Figures show that more than a million people in Gaza reside in temporary housing. Aid supplies, including weatherproof shelters, have been insufficient. Amid the last tempest, relief groups reported delivering coverings, shelters and sleeping materials to thousands of families. On the ground, however, this assistance was often perceived as uneven and inadequate, limited to short-term fixes that did little against prolonged exposure to cold, wind and rain. Structures give way. Sicknesses, hypothermia, and infections caused by damp conditions are on the upswing.

This is not an unexpected catastrophe. Winter is an annual event. People in Gaza interpret this shortcoming not as bad luck, but as abandonment. People speak of how essential materials are restricted or delayed, while attempts to fix broken houses are consistently hampered. Grassroots projects have tried to improvise, to distribute plastic sheeting, yet they remain limited by what is allowed to enter.

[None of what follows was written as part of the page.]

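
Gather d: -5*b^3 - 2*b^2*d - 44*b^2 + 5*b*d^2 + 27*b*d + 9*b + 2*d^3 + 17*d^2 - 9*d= -5*b^3 - 44*b^2 + 9*b + 2*d^3 + d^2*(5*b + 17) + d*(-2*b^2 + 27*b - 9)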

The root cause is political and humanitarian. Solutions exist, but are prevented from arriving.

A Preventable Suffering

The aspect that renders this pain especially heartbreaking is how preventable it is. No individual ought to study, raise children, or battle sickness standing surrounded by cold water inside a tent. No student should fear the rain damaging their precious phone. Rain lays bare just how vulnerable survival is. It tests bodies worn down by anxiety, fatigue, and loss.

The current cold season aligns with the Christmas season that, for millions, symbolises warmth, refuge and care for the neediest. In Palestine, that {symbolism

Suzanne Conrad
Suzanne Conrad

A gaming analyst with over a decade of experience in casino strategy and player psychology.